Lydon's new issue does not sufficiently satisfy these criteria. For one thing, further development of the record might well aid in the determination of this issue. The record does not even contain a copy of the collective bargaining agreement that is alleged to be applicable; all that we have is what purports to be a copy of the single page of the agreement that contains Article 22. Malme asserts in her brief that Article 22 did not apply to Lydon's discharge because he was discharged not for disciplinary reasons, but for abandoning his position, which Malme says is covered by another section of the agreement. That other section is not in the record. The parties, too, might have introduced evidence concerning the manner in which Article 22 and any other relevant provisions of the agreement have been interpreted in practice.

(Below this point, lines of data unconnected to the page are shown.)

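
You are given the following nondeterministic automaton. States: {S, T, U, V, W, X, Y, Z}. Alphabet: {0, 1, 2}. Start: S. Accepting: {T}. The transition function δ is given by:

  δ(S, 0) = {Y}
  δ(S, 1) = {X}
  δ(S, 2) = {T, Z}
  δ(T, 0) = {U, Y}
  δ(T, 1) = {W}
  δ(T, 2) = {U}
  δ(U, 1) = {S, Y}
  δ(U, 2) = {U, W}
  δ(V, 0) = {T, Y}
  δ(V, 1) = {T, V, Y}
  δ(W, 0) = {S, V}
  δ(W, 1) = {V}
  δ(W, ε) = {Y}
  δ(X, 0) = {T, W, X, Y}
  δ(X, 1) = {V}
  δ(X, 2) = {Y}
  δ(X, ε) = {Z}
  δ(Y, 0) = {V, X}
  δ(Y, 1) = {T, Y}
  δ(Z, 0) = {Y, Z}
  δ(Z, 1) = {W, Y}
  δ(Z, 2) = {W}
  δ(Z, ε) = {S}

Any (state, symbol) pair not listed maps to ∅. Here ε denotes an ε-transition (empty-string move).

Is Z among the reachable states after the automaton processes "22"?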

Second, we cannot say with certitude what the proper resolution of this issue may be. Although it is true that other circuits have ruled that a just cause provision in a collective bargaining agreement entered into by the state can create a property interest in state employment, see, e.g., Moffitt v. Town of Brookfield, 950 F.2d 880, 885 (2d Cir. 1991), this court has yet to rule on the question. See Bennett v. City of Boston, 869 F.2d 19, 22 (1st Cir. 1989). Moreover, the provision at issue here does not clearly state that an employee cannot be discharged without cause. Instead, it states that an employee cannot be discharged "for disciplinary reasons without just cause." This seems, at first blush, to leave open the possibility that an employee can be discharged on other grounds, or for no reason at all, without just cause. It is by no means obvious, therefore, that this provision reasonably engenders a sufficient expectation of continued employment to create a property interest.
Also, Lydon concedes in his supplemental affidavit below that his discharge was not "for disciplinary reasons" and was not covered by Article 22. Lydon also concedes that he did not file a grievance challenging his discharge under Article 22. Although Lydon argues that defendants delayed sending him notice of his termination in order to defeat his right to file a grievance, the record suggests that, to the contrary, the effective date of his termination was delayed in order to permit a grievance filing. Given Lydon's stance below and his failure even to invoke the grievance machinery of the collective bargaining agreement, we could not say that it would result in a miscarriage of justice for us to decline to permit Lydon to invoke the collective bargaining agreement for the first time on appeal.
For all these reasons, this case does not present an appropriate occasion to consider Lydon's argument despite his default below.
Finally, Lydon also alleged in his complaint that defendants mistreated him in retaliation for his filing of a state workers' compensation claim, and attempted to interfere with his efforts to pursue that claim. The district court did not discuss these allegations. These are framed as state-law allegations, however, and, since all the parties are Massachusetts residents, the district court's subject-matter jurisdiction over this case is premised on the existence of a federal question. Having properly dismissed Lydon's federal claims, therefore, the district court appropriately declined to exercise pendent jurisdiction over Lydon's state-law claims. See United Mine Workers v. Gibbs, 383 U.S. 715, 726 (1966).
We have considered all of Lydon's other arguments and find them meritless.
The judgment of the district court is affirmed. See 1st Cir. R. 27.1.